Vaterschaftstest nur noch mit Identitätsfeststellung zugelassen

Wie die GEKO, die durch das Gendiagnostikgesetz eingesetzte Gendiagnostikkommission des Robert-Koch-Institutes bereits 2010 mitteilte, sind Vaterschaftstests ohne objektive Feststellung der Identität der Testpersonen nicht zugelassen. Durch die seit Februar 2011 bestehende Akkreditierungspflicht für Labore ist diese Vorgabe der GEKO für private, akkreditierte Fachlabore verbindlich.

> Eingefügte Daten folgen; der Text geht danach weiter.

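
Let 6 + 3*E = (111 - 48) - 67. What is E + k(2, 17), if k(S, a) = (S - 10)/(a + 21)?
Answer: -202/57 ≈ -3.5439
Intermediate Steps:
k(S, a) = (-10 + S)/(21 + a)
E = -10/3 (E = -2 + ((111 - 48) - 67)/3 = -2 + (63 - 67)/3 = -2 + (⅓)*(-4) = -2 - 4/3 = -10/3 ≈ -3.3333)
E + k(2, 17) = -10/3 + (-10 + 2)/(21 + 17) = -10/3 - 8/38 = -10/3 + (1/38)*(-8) = -10/3 - 4/19 = -202/57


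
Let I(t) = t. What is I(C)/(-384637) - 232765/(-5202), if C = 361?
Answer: 89528153383/2000881674 ≈ 44.744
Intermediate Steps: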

Die Gendiagnostikkommission

Die Gendiagnostikkommission hat die Aufgabe, die Vorgaben des sogenannten Gendiagnostikgesetzes, das im Februar 2010 in Kraft trat, weiter auszuarbeiten und zu detaillieren, um genetische Untersuchungen auf wissenschaftlich hohem Niveau zu gewährleisten. In diesem Zusammenhang hat die GEKO mit Ihrer 2. Mitteilung auf ihrer Homepage mitgeteilt, dass Identitätsfeststellungen im Rahmen von Vaterschaftstests verbindlich sind. Hintergrund der Regelung ist der unbedingte Ausschluss von Verwechslungen der Proben sowie von Manipulationen, die die Aussagekraft eines Ergebnisses beeinträchtigen können.

Wie funktioniert die Identitätsfeststellung beim Vaterschaftstest?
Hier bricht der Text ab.